LLast month, Cape Town was home to one of the world’s largest vaccine factories, which is expected to produce 1 billion doses of Covid-19 vaccine each year by 2025. For many, this is an important step in efforts to reduce Africa’s vaccine needs vis-à-vis the West. It also shows that South Africa’s medical expertise, which has made the world aware of the existence of the Beta and Omicron variants, makes it one of the best hubs to provide the continent with the doses it needs. so much needed.
Self-sufficiency approach
This initiative, along with other efforts to expand vaccine production in Morocco, Rwanda, Senegal and other countries, is seen as self-sufficiency measures in response to a global crisis that has seen countries wealthy hoarding doses, blocking proposals to share the intellectual property right to vaccines, and failing to meet their foreign aid commitments, so that only one in ten Africans are fully immunized.
A potential not to be underestimated
Thus, AU countries have enormous potential to become real actors in the global fight against Covid: a philosophy that must be at the forefront when world leaders meet for the AU-EU summit, this week. French President Emmanuel Macron, in his role as head of the European Union, has a unique opportunity at this summit to demonstrate his leadership and help end this pandemic by encouraging other member states to stop blocking the TRIPS waiver – a proposal to suspend intellectual property rules for all Covid-19 vaccines, tests and treatments, backed by more than 120 countries – at the World Trade Organization. It is high time that AU countries were seen as partners in the fight against Covid-19 and not as recipients. Misconceptions about African countries’ response to the pandemic abound, perpetuating the continent’s nefarious narrative as a charity case. However, the reality is quite different. For example, according to the non-profit group Development Reimagined, African countries, despite constraints, are making responsible investments in public health.
Responsible investments in public health
This NGO estimates that the countries of the continent have provided in their national budgets 63 billion dollars to fight against Covid-19 for the 2020-2021 financial year alone, or 2.3% of African GDP. At the same time, African countries are penalized in their expenditure, even if this expenditure is necessary in order to respond to the global health crisis. For example, rating agencies have just downgraded Ghana’s sovereign rating because of its debt, which has reached 82% of GDP.
Furthermore, despite the difficulties of receiving doses in unpredictable quantities with a very short notice period, most African governments are making enormous efforts to ensure the injection of vaccines and avoid wasting the doses. According to the Dr John Nkengasong, Director of the Africa Centers for Disease Control and Prevention, only 0.5% of the total vaccines received are expired across the African continent, far less than in other regions of the world, including France . When doses expire, it is largely because many vaccine shipments donated in 2021 only reached countries within weeks of their expiry date.
Thinking about public health as a global good
These facts underscore why the charity-driven global health response, which has seen Africa continue to depend on a trickle of foreign aid and whose very model has led to non-existent or fragile health systems in many countries Africans, must stop. Rather, we need to rethink public health as a global good whose effects and benefits transcend borders. It is time to rethink vaccine research, development and production as public science, the results of which should be shared for the public good.
Ahead of the upcoming AU-EU summit, French President Emmanuel Macron said he would favor a global license for coronavirus vaccines that would remove intellectual property barriers. At the very least, European leaders must agree to remove the obstacles to acquiring the capacities, intellectual property and technologies that Africa needs to manufacture its own vaccines. However, this is far less ambitious than the proposed TRIPS waiver from India and South Africa, which would cover not only patents but also other forms of intellectual property, which the EU continues to block at the World Trade Organization.
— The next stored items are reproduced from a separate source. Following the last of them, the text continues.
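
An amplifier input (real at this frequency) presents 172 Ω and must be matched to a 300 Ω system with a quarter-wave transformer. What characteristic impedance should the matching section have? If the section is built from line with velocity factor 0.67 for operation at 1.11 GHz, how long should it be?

Z_qwt ≈ 227 Ω; length ≈ 4.53 cm

Z_qwt = √(Z_0·R_L) = √(300 × 172) = √51600
λ = 0.67·c/f = 0.181 m, so l = λ/4 = 0.0453 m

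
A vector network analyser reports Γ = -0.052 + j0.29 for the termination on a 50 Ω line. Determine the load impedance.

Z_L = Z_0·(1 + Γ)/(1 − Γ) = 50·(0.948 + j0.29)/(1.05 − j0.29)

Z_L ≈ 38.3 + j24.4 Ω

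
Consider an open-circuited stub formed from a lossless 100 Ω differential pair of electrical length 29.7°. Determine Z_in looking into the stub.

Z_in ≈ −j175 Ω

tan(βl) = 0.57
For an open-circuited stub, Z_in = −jZ_0·cot(βl) = −jZ_0/tan(βl)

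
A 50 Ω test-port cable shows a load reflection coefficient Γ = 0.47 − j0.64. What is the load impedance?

Z_L = Z_0·(1 + Γ)/(1 − Γ) = 50·(1.47 − j0.64)/(0.53 + j0.64)

Z_L ≈ 26.8 − j92.7 Ω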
Use all political and legal tools
This proposal is blocked by the intransigence of countries, including Germany, which have given priority to protecting the interests of their own pharmaceutical industries. EU governments should also employ all available political and legal tools to push pharmaceutical companies to share vaccine technology and know-how through the WHO Covid Technology Access Pool, C-TAP, a voluntary global intellectual property pool, and South Africa’s mRNA hub. The recent agreement between Spain and the WHO to develop an antibody test is a good example of the types of C-TAP partnerships possible.
Pay attention to the consequences of vaccine injustice
For his part, French President Emmanuel Macron praised the EU’s results in the export of vaccines, but, in reality, of the 10 billion doses administered at the end of January, 77% were in the least developed countries. richer. This ongoing vaccine injustice must remain etched in the memory of humanity. If this inequality persists, dangerous variants will continue to circulate, threatening lives, health and economic recovery.
The Covid-19 pandemic has unmasked the self-interests that underlie global dynamics favoring the wealthy countries of the North by harming us all. It is high time to break this cycle of dependency and replace it with global health cooperation based on mutual respect and justice.
* Aggrey Aluso is director of the Open Society Initiative’s health and rights program in East Africa.